As when parsing the input, long identifiers are truncated: → main.output
if (strlen(ref) > REFMAX)
fprintf(stderr,
"Warning: Truncating identifier exceeding %d characters\n", REFMAX);
Finally, we check whether the destination actually has been referenced by the source input, warning the user otherwise: → main.output
for (i = 0; i < refs_c; i++)
if (strncmp(refs[i], ref, REFMAX) == 0) goto found;
fprintf(stderr, "Unreferenced destination: %s\n", ref);
continue;
found:
Having established that the identified destination is referenced by the source input, and having stored in the local i variable the reference's position in the refs variable, we can retrieve the insertion for the reference by looking at the same position in the ins variable.
Our first order of business is to make sure that the insertion is not empty -- in that case, the user is warned, and the loop goes on to the next line: → main.output
if (ins[i] == NULL) {
fprintf(stderr, "Warning: Insertion for %s is empty\n", ref);
continue;
}
Now, we are ready to write the insertion for the destination to the tangled file.
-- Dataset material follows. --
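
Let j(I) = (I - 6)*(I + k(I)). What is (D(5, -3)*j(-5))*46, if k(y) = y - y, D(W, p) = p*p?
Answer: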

Because each insertion is stored as an array of strings, each string containing a single line of the insertion, we use yet another loop: → main.output
for (j = 0; ins[i][j] != NULL; j++) {
if (ins[i][j + 1] == NULL) {
if (strlen(ins[i][j]) == 0)
break; /* remove extra newline */
}
for (m = indent; m > 0; m--) putc(' ', f);
fprintf(f, "%s\n", ins[i][j]);
}
}
→ main.declarations
int j;
int m;
Apart from simply printing the inserted line to the tangled file, the code above also skips any empty line at the end of the insertion and adds the indentation identified when parsing the line in the destination file containing the destination identifier.
Now, we have almost finished parsing the current destination file and writing to the corresponding tangled file, but -- as before -- we still haven't processed the final line of the file, if that line ends without a newline. To fix that, we just run the finishing code again: → main.output
if (c != '\n') { c = '\n'; goto finish2; }
Finally, we close the handles to the destination file and tangled file: → main.output
fclose(f);
fclose(fo);
}
And that is the end of the loop. The loop continues for every destination file given as an argument, and when it is done, so is the program.